Cloud adoption is (for most cases) a no-brainer and businesses that don't have an IT army will greatly benefit from "owning less" of the IT stack. However, jumping into Cloud on a lark and a credit card is also their Cloud adoption's Achilles' heel.
Last week's LinkedIn survey concluded the "Cloud is more secure" dogma's inconvenient truth: only if you let it. When organizations jump into Cloud it is as simple as pulling out the credit card and moving your IT services and workloads at will. However, as the community has pointed out via the survey results below (and I can confirm via incident response lessons learned): insecure defaults of a fresh Cloud deployment and secondarily the complexity of Identity and Access Management can lead to a bad day.
This is not to say that spinning up an M365 instance = breach but there are two things I'd like to point out: As per Chris Timmons, older M365 accounts were deployed less secure and exist across the Internet, your company's account may be one of them. And two, as Sandy Buchanan has pointed out, if you have spun up an M365 account more recently it gives you the option to turn on "secure defaults". Aren't defaults on by... Default?

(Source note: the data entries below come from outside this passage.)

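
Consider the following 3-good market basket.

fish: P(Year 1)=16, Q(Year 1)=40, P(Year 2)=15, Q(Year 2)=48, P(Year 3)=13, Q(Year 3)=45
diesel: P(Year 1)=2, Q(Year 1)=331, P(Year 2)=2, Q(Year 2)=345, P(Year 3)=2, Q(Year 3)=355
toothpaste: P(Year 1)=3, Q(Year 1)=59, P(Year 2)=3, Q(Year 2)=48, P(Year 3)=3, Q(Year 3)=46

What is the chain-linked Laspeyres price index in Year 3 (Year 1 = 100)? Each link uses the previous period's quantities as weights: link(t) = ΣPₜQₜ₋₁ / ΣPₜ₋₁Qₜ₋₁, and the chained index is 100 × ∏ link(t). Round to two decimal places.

91.28

Link Year 1→Year 2:
ΣP(Year 2)Q(Year 1) = 15×40 + 2×331 + 3×59 = 600 + 662 + 177 = 1439
ΣP(Year 1)Q(Year 1) = 16×40 + 2×331 + 3×59 = 640 + 662 + 177 = 1479
link = 1439/1479 = 0.972955
Link Year 2→Year 3:
ΣP(Year 3)Q(Year 2) = 13×48 + 2×345 + 3×48 = 624 + 690 + 144 = 1458
ΣP(Year 2)Q(Year 2) = 15×48 + 2×345 + 3×48 = 720 + 690 + 144 = 1554
link = 1458/1554 = 0.938224
Chained index = 100 × 0.972955 × 0.938224 = 91.2849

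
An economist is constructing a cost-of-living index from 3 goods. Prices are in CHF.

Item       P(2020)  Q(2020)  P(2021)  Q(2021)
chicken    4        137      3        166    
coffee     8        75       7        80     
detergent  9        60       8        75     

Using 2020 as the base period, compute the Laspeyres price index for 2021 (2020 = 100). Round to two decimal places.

Laspeyres price index uses base-period quantities as weights.
ΣP(2021)·Q(2020) = 3×137 + 7×75 + 8×60 = 411 + 525 + 480 = 1416
ΣP(2020)·Q(2020) = 4×137 + 8×75 + 9×60 = 548 + 600 + 540 = 1688
Index = 1416 / 1688 × 100 = 83.8863

83.89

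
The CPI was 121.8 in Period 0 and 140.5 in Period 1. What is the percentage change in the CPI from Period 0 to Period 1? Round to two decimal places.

15.35%

Change = (140.5 − 121.8) / 121.8 × 100
       = 18.7 / 121.8 × 100 = 15.3530%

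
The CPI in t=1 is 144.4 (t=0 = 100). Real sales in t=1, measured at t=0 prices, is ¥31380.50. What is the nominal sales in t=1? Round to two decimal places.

45313.44

Nominal = Real × (Index/100) = 31380.50 × (144.4/100)
        = 31380.50 × 1.444 = 45313.4420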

Identity and Access Management (IAM)
"Identity is the new perimeter" is a buzzword but also the truth. As we move away from relying on the network layer for access control and head towards the buzzword land of zero trust, identity and the access control mechanisms behind it will be everything. Considering the future of IAM goes well beyond humans, this will be naturally complex, and without a strategic and modern approach to IAM, Cloud adopters are going to bring their legacy skeletons in the closet with them.
So, is Cloud bad?
Absolutely not. But, companies that have/are moving to the Cloud internally or via a Managed Service Provider (MSP) should recognize there are architecture and configuration considerations to set them up for success.